Occasionally I'll have a psychic flash of insight - but what does my common sense tell me?

There is a food for every season and fresh seasonal ingredients are the way to go. Keep it simple or you can wind up with a butt awful mess.
In my researches to find the origin of recipes and ingredients, I've found that much of what we think of as ordinary food started off in some exotic place and only became widespread at a time of significant cultural change - the Roman Empire, the Ottoman Empire, the Mongol Empire, the British Empire, the Zulu Empire and more. In recent times, native English cuisine was greatly influenced by the spices and recipes brought back from India. This led to BBC nutritional educational programming in the latter part of the 20th century, which introduced the grassroots British to Continental cuisine and much more.

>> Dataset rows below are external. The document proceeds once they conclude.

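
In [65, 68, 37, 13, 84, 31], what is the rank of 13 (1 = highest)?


Sort descending: [84, 68, 65, 37, 31, 13]
Find 13 in the sorted list.
13 is at position 6.
Final answer: 6


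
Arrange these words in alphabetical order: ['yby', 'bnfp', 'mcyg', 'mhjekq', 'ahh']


Compare strings character by character (the first differing letter decides):
  'ahh' < 'bnfp' since 'a' < 'b' at position 1
  'bnfp' < 'mcyg' since 'b' < 'm' at position 1
  'mcyg' < 'mhjekq' since 'c' < 'h' at position 2
  'mhjekq' < 'yby' since 'm' < 'y' at position 1
Chaining these comparisons gives the alphabetical order.
Final answer: ['ahh', 'bnfp', 'mcyg', 'mhjekq', 'yby']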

Southern cooking in the US was greatly influenced by Native American tribes and the slave trade. In a curious twist of fate, the foods of Africa mingled with Native American, Asian, French, Spanish and English dishes to create Creole, Cajun, Tex-Mex, Soul Food, Lowcountry and Floribbean regional variations of Southern cuisine.
I was raised using Southern family recipes supplemented by "The Joy of Cooking". In the mid 60's, my mother's enrollment in the original Weight Watcher's program provided a bit of diversion as everything on the diet had to be cooked without what we considered essential ingredients - sugars & fats.

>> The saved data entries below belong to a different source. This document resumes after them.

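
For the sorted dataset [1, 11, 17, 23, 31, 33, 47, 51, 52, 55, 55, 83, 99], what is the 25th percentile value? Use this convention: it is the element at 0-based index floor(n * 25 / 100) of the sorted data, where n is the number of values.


The dataset has n = 13 elements.
Index = floor(13 * 25 / 100) = floor(325 / 100) = floor(3.25) = 3
Counting from index 0 in the sorted data, the element at index 3 is 23.
Final answer: 23


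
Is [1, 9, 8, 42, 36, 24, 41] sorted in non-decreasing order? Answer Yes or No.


Check consecutive pairs:
  1 <= 9? True
  9 <= 8? False
  8 <= 42? True
  42 <= 36? False
  36 <= 24? False
  24 <= 41? True
3 consecutive pair(s) are out of order, so the list is not sorted.
Final answer: No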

Julia Child wasn't even on TV until I was a teen, but her "Mastering the Art of French Cooking" is very readable and an excellent way to learn cooking on your own.
If you wish to venture into the realm of haute cuisine, Thomas Keller's "Ad Hoc at Home" is a great stepping stone before exploring "The Bouchon Cookbook" and finally rise to the heights with his "The French Laundry Cookbook".
I rarely prepare a new dish exactly as laid out in a single recipe. Often I will research and compare differing recipes before determining the quantities and specific ingredients, not to mention the cooking processes. I suppose the first time I can remember having formally followed this procedure was when I wanted to recreate the cornbread recipe my grandmother used to prepare on her farm in Mississippi. My mother had lost the recipe long before, but I knew that the use of (wheat) flour in cornbread was a relatively recent innovation and searched for recipes made without flour.